Model Hallucination Debugging — Troubleshooting Local AI (Chapter 11)

When Hallucination is a Bug

Hallucination is normal for generative models. It becomes a debugging problem when the model fabricates information it should not fabricate or contradicts itself on identical inputs.

Reproducible Debugging

import torch

# Set seeds for reproducibility
torch.manual_seed(42)
torch.cuda.manual_seed_all(42)

# Generate with fixed prompt multiple times
for i in range(5):
    torch.manual_seed(42)
    output = model.generate(input_ids, max_new_tokens=100)
    print(f"Run {i}: {tokenizer.decode(output[0])}")
    print("---")

If the same seed produces different outputs, randomness leaked through a non-deterministic operation.
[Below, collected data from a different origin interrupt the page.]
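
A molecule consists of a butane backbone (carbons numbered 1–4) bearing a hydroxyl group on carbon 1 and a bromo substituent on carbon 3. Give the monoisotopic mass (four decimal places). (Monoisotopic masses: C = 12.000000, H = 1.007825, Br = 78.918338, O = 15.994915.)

151.9837

Atom tally by fragment:
  HOCH2 → C:1 H:3 O:1
  CH2 → C:1 H:2
  CH(Br) → C:1 H:1 Br:1
  CH3 → C:1 H:3
Element totals:
  C: 4
  H: 9
  Br: 1
  O: 1
Molecular formula: C4H9BrO.
  M = 4(12.0) + 9(1.007825) + 78.918338 + 15.994915
    = 48.000000 + 9.070425 + 78.918338 + 15.994915 = 151.983678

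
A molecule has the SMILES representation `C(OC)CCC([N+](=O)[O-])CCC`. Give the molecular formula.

Atom tally by fragment:
  CH3OCH2 → C:2 H:5 O:1
  CH2 → C:1 H:2
  CH2 → C:1 H:2
  CH(NO2) → C:1 H:1 N:1 O:2
  CH2 → C:1 H:2
  CH2 → C:1 H:2
  CH3 → C:1 H:3
Element totals:
  C: 8
  H: 17
  N: 1
  O: 3

C8H17NO3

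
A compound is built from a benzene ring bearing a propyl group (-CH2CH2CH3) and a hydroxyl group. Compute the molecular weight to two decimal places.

136.19 g/mol

Atom tally by fragment:
  benzene ring core → C:6 H:6
  (− 2 ring H displaced by substituents)
  + CH2CH2CH3 → C:3 H:7
  + OH → O:1 H:1
Element totals:
  C: 9
  H: 12
  O: 1
Molecular formula: C9H12O.
  M = 9(12.011) + 12(1.008) + 15.999
    = 108.099 + 12.096 + 15.999 = 136.194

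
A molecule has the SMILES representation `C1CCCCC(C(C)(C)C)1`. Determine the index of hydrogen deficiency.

Atom tally by fragment:
  cyclohexane ring core → C:6 H:12
  (− 1 ring H displaced by substituents)
  + C(CH3)3 → C:4 H:9
Element totals:
  C: 10
  H: 20
Molecular formula: C10H20.
DoU = (2C + 2 + N − H − X) / 2 = (2·10 + 2 + 0 − 20 − 0) / 2 = 1.

1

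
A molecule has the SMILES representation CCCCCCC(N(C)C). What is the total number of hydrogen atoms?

21

Atom tally by fragment:
  CH3 → C:1 H:3
  CH2 → C:1 H:2
  CH2 → C:1 H:2
  CH2 → C:1 H:2
  CH2 → C:1 H:2
  CH2 → C:1 H:2
  CH2N(CH3)2 → C:3 H:8 N:1
Element totals:
  C: 9
  H: 21
  N: 1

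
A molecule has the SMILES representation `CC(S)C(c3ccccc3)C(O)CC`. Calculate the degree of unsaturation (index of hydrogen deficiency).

4

Atom tally by fragment:
  CH3 → C:1 H:3
  CH(SH) → C:1 H:2 S:1
  CH(C6H5) → C:7 H:6
  CH(OH) → C:1 H:2 O:1
  CH2 → C:1 H:2
  CH3 → C:1 H:3
Element totals:
  C: 12
  H: 18
  O: 1
  S: 1
Molecular formula: C12H18OS.
DoU = (2C + 2 + N − H − X) / 2 = (2·12 + 2 + 0 − 18 − 0) / 2 = 4.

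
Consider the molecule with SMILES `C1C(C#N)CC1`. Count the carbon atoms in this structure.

Atom tally by fragment:
  cyclobutane ring core → C:4 H:8
  (− 1 ring H displaced by substituents)
  + CN → C:1 N:1
Element totals:
  C: 5
  H: 7
  N: 1

5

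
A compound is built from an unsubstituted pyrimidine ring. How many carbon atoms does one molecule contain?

4

Atom tally by fragment:
  pyrimidine ring core → C:4 H:4 N:2
Element totals:
  C: 4
  H: 4
  N: 2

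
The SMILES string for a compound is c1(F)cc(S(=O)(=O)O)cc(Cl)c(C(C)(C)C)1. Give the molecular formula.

Atom tally by fragment:
  benzene ring core → C:6 H:6
  (− 4 ring H displaced by substituents)
  + F → F:1
  + SO3H → S:1 O:3 H:1
  + Cl → Cl:1
  + C(CH3)3 → C:4 H:9
Element totals:
  C: 10
  H: 12
  Cl: 1
  F: 1
  O: 3
  S: 1

C10H12ClFO3S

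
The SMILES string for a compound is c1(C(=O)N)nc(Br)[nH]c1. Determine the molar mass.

Atom tally by fragment:
  imidazole ring core → C:3 H:4 N:2
  (− 2 ring H displaced by substituents)
  + CONH2 → C:1 H:2 O:1 N:1
  + Br → Br:1
Element totals:
  C: 4
  H: 4
  Br: 1
  N: 3
  O: 1
Molecular formula: C4H4BrN3O.
  M = 4(12.011) + 4(1.008) + 79.904 + 3(14.007) + 15.999
    = 48.044 + 4.032 + 79.904 + 42.021 + 15.999 = 190.000

190.00 g/mol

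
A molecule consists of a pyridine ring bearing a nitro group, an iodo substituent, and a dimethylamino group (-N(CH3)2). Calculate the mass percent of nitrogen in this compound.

Atom tally by fragment:
  pyridine ring core → C:5 H:5 N:1
  (− 3 ring H displaced by substituents)
  + NO2 → N:1 O:2
  + I → I:1
  + N(CH3)2 → N:1 C:2 H:6
Element totals:
  C: 7
  H: 8
  I: 1
  N: 3
  O: 2
Molecular formula: C7H8IN3O2.
Molar mass = 293.064 g/mol.
Mass from N: 3 × 14.007 = 42.021 g/mol.
%N = 42.021 / 293.064 × 100 = 14.34%.

14.34%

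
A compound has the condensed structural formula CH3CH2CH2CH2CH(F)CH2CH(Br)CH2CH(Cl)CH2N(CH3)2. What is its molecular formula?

C12H24BrClFN

Atom tally by fragment:
  CH3 → C:1 H:3
  CH2 → C:1 H:2
  CH2 → C:1 H:2
  CH2 → C:1 H:2
  CH(F) → C:1 H:1 F:1
  CH2 → C:1 H:2
  CH(Br) → C:1 H:1 Br:1
  CH2 → C:1 H:2
  CH(Cl) → C:1 H:1 Cl:1
  CH2N(CH3)2 → C:3 H:8 N:1
Element totals:
  C: 12
  H: 24
  Br: 1
  Cl: 1
  F: 1
  N: 1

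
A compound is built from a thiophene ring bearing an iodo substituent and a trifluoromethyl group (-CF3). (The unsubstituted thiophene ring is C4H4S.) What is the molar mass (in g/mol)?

278.03 g/mol

Atom tally by fragment:
  thiophene ring core → C:4 H:4 S:1
  (− 2 ring H displaced by substituents)
  + I → I:1
  + CF3 → C:1 F:3
Element totals:
  C: 5
  H: 2
  F: 3
  I: 1
  S: 1
Molecular formula: C5H2F3IS.
  M = 5(12.011) + 2(1.008) + 3(18.998) + 126.904 + 32.06
    = 60.055 + 2.016 + 56.994 + 126.904 + 32.060 = 278.029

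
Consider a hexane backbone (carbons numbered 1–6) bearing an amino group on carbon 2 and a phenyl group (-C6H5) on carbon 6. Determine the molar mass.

177.29 g/mol

Atom tally by fragment:
  CH3 → C:1 H:3
  CH(NH2) → C:1 H:3 N:1
  CH2 → C:1 H:2
  CH2 → C:1 H:2
  CH2 → C:1 H:2
  CH2C6H5 → C:7 H:7
Element totals:
  C: 12
  H: 19
  N: 1
Molecular formula: C12H19N.
  M = 12(12.011) + 19(1.008) + 14.007
    = 144.132 + 19.152 + 14.007 = 177.291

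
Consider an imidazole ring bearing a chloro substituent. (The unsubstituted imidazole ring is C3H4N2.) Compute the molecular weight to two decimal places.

Atom tally by fragment:
  imidazole ring core → C:3 H:4 N:2
  (− 1 ring H displaced by substituents)
  + Cl → Cl:1
Element totals:
  C: 3
  H: 3
  Cl: 1
  N: 2
Molecular formula: C3H3ClN2.
  M = 3(12.011) + 3(1.008) + 35.45 + 2(14.007)
    = 36.033 + 3.024 + 35.450 + 28.014 = 102.521

102.52 g/mol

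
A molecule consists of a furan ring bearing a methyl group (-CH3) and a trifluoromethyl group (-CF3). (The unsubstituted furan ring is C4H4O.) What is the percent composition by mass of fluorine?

37.97%

Atom tally by fragment:
  furan ring core → C:4 H:4 O:1
  (− 2 ring H displaced by substituents)
  + CH3 → C:1 H:3
  + CF3 → C:1 F:3
Element totals:
  C: 6
  H: 5
  F: 3
  O: 1
Molecular formula: C6H5F3O.
Molar mass = 150.099 g/mol.
Mass from F: 3 × 18.998 = 56.994 g/mol.
%F = 56.994 / 150.099 × 100 = 37.97%.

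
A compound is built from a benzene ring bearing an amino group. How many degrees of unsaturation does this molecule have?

Atom tally by fragment:
  benzene ring core → C:6 H:6
  (− 1 ring H displaced by substituents)
  + NH2 → N:1 H:2
Element totals:
  C: 6
  H: 7
  N: 1
Molecular formula: C6H7N.
DoU = (2C + 2 + N − H − X) / 2 = (2·6 + 2 + 1 − 7 − 0) / 2 = 4.

4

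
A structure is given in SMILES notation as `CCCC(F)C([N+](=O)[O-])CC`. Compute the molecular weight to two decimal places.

163.19 g/mol

Atom tally by fragment:
  CH3 → C:1 H:3
  CH2 → C:1 H:2
  CH2 → C:1 H:2
  CH(F) → C:1 H:1 F:1
  CH(NO2) → C:1 H:1 N:1 O:2
  CH2 → C:1 H:2
  CH3 → C:1 H:3
Element totals:
  C: 7
  H: 14
  F: 1
  N: 1
  O: 2
Molecular formula: C7H14FNO2.
  M = 7(12.011) + 14(1.008) + 18.998 + 14.007 + 2(15.999)
    = 84.077 + 14.112 + 18.998 + 14.007 + 31.998 = 163.192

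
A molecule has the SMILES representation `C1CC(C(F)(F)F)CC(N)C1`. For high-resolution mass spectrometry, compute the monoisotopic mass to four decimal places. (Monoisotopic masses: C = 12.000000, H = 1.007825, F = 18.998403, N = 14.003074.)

167.0922

Atom tally by fragment:
  cyclohexane ring core → C:6 H:12
  (− 2 ring H displaced by substituents)
  + CF3 → C:1 F:3
  + NH2 → N:1 H:2
Element totals:
  C: 7
  H: 12
  F: 3
  N: 1
Molecular formula: C7H12F3N.
  M = 7(12.0) + 12(1.007825) + 3(18.998403) + 14.003074
    = 84.000000 + 12.093900 + 56.995209 + 14.003074 = 167.092183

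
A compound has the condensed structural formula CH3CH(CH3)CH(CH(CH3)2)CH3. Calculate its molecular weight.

Atom tally by fragment:
  CH3 → C:1 H:3
  CH(CH3) → C:2 H:4
  CH(CH(CH3)2) → C:4 H:8
  CH3 → C:1 H:3
Element totals:
  C: 8
  H: 18
Molecular formula: C8H18.
  M = 8(12.011) + 18(1.008)
    = 96.088 + 18.144 = 114.232

114.23 g/mol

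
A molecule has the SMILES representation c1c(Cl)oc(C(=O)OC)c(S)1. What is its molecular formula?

C6H5ClO3S

Atom tally by fragment:
  furan ring core → C:4 H:4 O:1
  (− 3 ring H displaced by substituents)
  + Cl → Cl:1
  + COOCH3 → C:2 H:3 O:2
  + SH → S:1 H:1
Element totals:
  C: 6
  H: 5
  Cl: 1
  O: 3
  S: 1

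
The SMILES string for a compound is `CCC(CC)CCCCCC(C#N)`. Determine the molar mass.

Atom tally by fragment:
  CH3 → C:1 H:3
  CH2 → C:1 H:2
  CH(C2H5) → C:3 H:6
  CH2 → C:1 H:2
  CH2 → C:1 H:2
  CH2 → C:1 H:2
  CH2 → C:1 H:2
  CH2 → C:1 H:2
  CH2CN → C:2 H:2 N:1
Element totals:
  C: 12
  H: 23
  N: 1
Molecular formula: C12H23N.
  M = 12(12.011) + 23(1.008) + 14.007
    = 144.132 + 23.184 + 14.007 = 181.323

181.32 g/mol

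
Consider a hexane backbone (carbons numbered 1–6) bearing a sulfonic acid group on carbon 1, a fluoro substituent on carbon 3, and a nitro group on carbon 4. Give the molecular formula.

Atom tally by fragment:
  HO3SCH2 → C:1 H:3 S:1 O:3
  CH2 → C:1 H:2
  CH(F) → C:1 H:1 F:1
  CH(NO2) → C:1 H:1 N:1 O:2
  CH2 → C:1 H:2
  CH3 → C:1 H:3
Element totals:
  C: 6
  H: 12
  F: 1
  N: 1
  O: 5
  S: 1

C6H12FNO5S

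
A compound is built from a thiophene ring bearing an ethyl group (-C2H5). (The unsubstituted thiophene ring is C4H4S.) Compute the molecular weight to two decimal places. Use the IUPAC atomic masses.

Atom tally by fragment:
  thiophene ring core → C:4 H:4 S:1
  (− 1 ring H displaced by substituents)
  + C2H5 → C:2 H:5
Element totals:
  C: 6
  H: 8
  S: 1
Molecular formula: C6H8S.
  M = 6(12.011) + 8(1.008) + 32.06
    = 72.066 + 8.064 + 32.060 = 112.190

112.19 g/mol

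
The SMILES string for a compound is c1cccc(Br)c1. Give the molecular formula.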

Common sources: torch.backends.cudnn.deterministic=False, batch processing with varying order, or KV cache reuse across different prompts.

RAG Pipeline Debugging

In retrieval-augmented generation, hallucinations often trace to retrieval failures:

Document not retrieved → check embedding model, vector DB query, top-k value
Wrong document retrieved → check chunking strategy, reranker configuration
Document retrieved but not used → check prompt template, context window overflow

# Debug retrieval by printing top-k results
results = vector_db.similarity_search_with_score(query, k=5)
for i, (doc, score) in enumerate(results):
    print(f"Rank {i}: score={score:.4f}")
    print(f"Content preview: {doc.page_content[:200]}")
    print(f"Source: {doc.metadata}")
    print("---")

Local verification checkpoint

Run the smallest example from this chapter in a local workspace and record the package version, runtime, data path, and observed output. If the result depends on model size, vector count, CPU/GPU backend, or available memory, note that constraint beside the exercise so the lesson remains reproducible.